Publié le 22 octobre 2025 à 09h13. Une vaste enquête européenne sur une fraude aux déchets a conduit à des perquisitions aux Pays-Bas, notamment dans le Brabant-Septentrional, ciblant un commerçant d’engrais suspecté d’être un acteur clé d’un réseau criminel illégalement impliqué dans le traitement des déchets.
Dans le cadre d’une importante enquête menée par les autorités belges sur une fraude aux déchets, des perquisitions ont eu lieu aux Pays-Bas, notamment au domicile et dans l’entrepôt d’un revendeur d’engrais à Baarle-Nassau.
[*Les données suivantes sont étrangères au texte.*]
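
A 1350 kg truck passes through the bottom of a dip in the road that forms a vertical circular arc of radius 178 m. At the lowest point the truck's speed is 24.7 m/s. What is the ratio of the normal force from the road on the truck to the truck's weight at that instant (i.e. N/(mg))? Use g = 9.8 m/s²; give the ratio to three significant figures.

1.35

At the bottom, N − mg = mv²/r, so N = m(v²/r + g) and N/(mg) = v²/(rg) + 1 = (24.7)²/(178 × 9.8) + 1 = 0.3497 + 1 = 1.350.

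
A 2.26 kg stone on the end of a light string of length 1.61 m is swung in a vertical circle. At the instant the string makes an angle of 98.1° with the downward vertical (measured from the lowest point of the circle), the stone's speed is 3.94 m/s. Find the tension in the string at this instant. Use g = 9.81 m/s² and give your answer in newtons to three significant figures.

18.7 N

Take the radial direction toward the centre of the circle as positive. The component of the weight along the string toward the centre is −mg cos φ (φ measured from the bottom), so Newton's second law along the string gives T − mg cos φ = m v²/r.
cos 98.1° = -0.1409, so T = m(v²/r + g cos φ) = 2.26 × ((3.94)²/1.61 + 9.81 × -0.1409) = 2.26 × (9.642 + (-1.382)) = 2.26 × 8.260 = 18.67 N.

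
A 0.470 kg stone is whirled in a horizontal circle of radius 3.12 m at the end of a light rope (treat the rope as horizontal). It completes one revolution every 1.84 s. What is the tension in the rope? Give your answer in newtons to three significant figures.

v = 2πr/T = 2π × 3.12/1.84 = 10.65 m/s.
The tension is the only horizontal force, so it supplies the full centripetal force: T = m v²/r = 0.470 × (10.65)²/3.12 = 0.470 × 113.5/3.12 = 17.10 N.

17.1 N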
L’homme, considéré comme un suspect majeur, n’a pas été interpellé car il était absent de son domicile au moment de l’opération.
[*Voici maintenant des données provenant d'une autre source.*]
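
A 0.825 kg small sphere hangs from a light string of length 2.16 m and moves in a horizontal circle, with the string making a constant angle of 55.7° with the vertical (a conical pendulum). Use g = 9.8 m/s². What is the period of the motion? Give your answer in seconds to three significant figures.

2.21 s

r = L sinθ = 1.784 m. From T sinθ = mω²r and T cosθ = mg: tanθ = ω²r/g, so ω² = g tanθ / r = g/(L cosθ).
ω = √(g/(L cosθ)) = √(9.8/(2.16 × 0.5635)) = √8.051 = 2.837 rad/s.
Period = 2π/ω = 2.214 s.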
L’enquête se concentre sur une organisation criminelle opérant dans la zone frontalière entre le Brabant-Septentrional et la Belgique, accusée de traiter illégalement des déchets. Selon les premières investigations, ces déchets seraient enfouis ou mélangés à du fumier.
Des sources proches de l’enquête ont révélé à BN DeStem que l’organisation en question est composée de « nettoyeurs » acceptant des déchets dangereux et les faisant disparaître par enfouissement ou mélange avec du fumier. Ces déchets incluraient notamment des déchets chimiques provenant de laboratoires pharmaceutiques et de l’amiante issu de la démolition de bâtiments agricoles.
Six personnes, âgées de 32 à 63 ans, ont été arrêtées en Belgique dans le cadre de cette affaire.
Arme illégale et sommes considérables
Le revendeur d’engrais néerlandais dont le domicile a été perquisitionné a déjà été impliqué dans des affaires judiciaires. Il a reconnu sa participation à une fraude liée au traitement du fumier et à la production de biogaz, une activité qui lui aurait permis d’amasser des millions d’euros. Le tribunal de Den Bosch doit statuer sur sa peine en décembre prochain.
Au total, trois perquisitions ont été menées aux Pays-Bas. Outre le domicile du revendeur de fumier à Baarle-Nassau, les locaux d’une entreprise partenaire à Esbeek ont également été fouillés. Ces opérations s’inscrivent dans le cadre d’une enquête plus large sur des activités criminelles. Lors d’une des perquisitions, une arme illégale a été découverte et 430 000 euros ont été saisis.
L’enquête se poursuit pour déterminer l’étendue de la fraude et identifier tous les acteurs impliqués.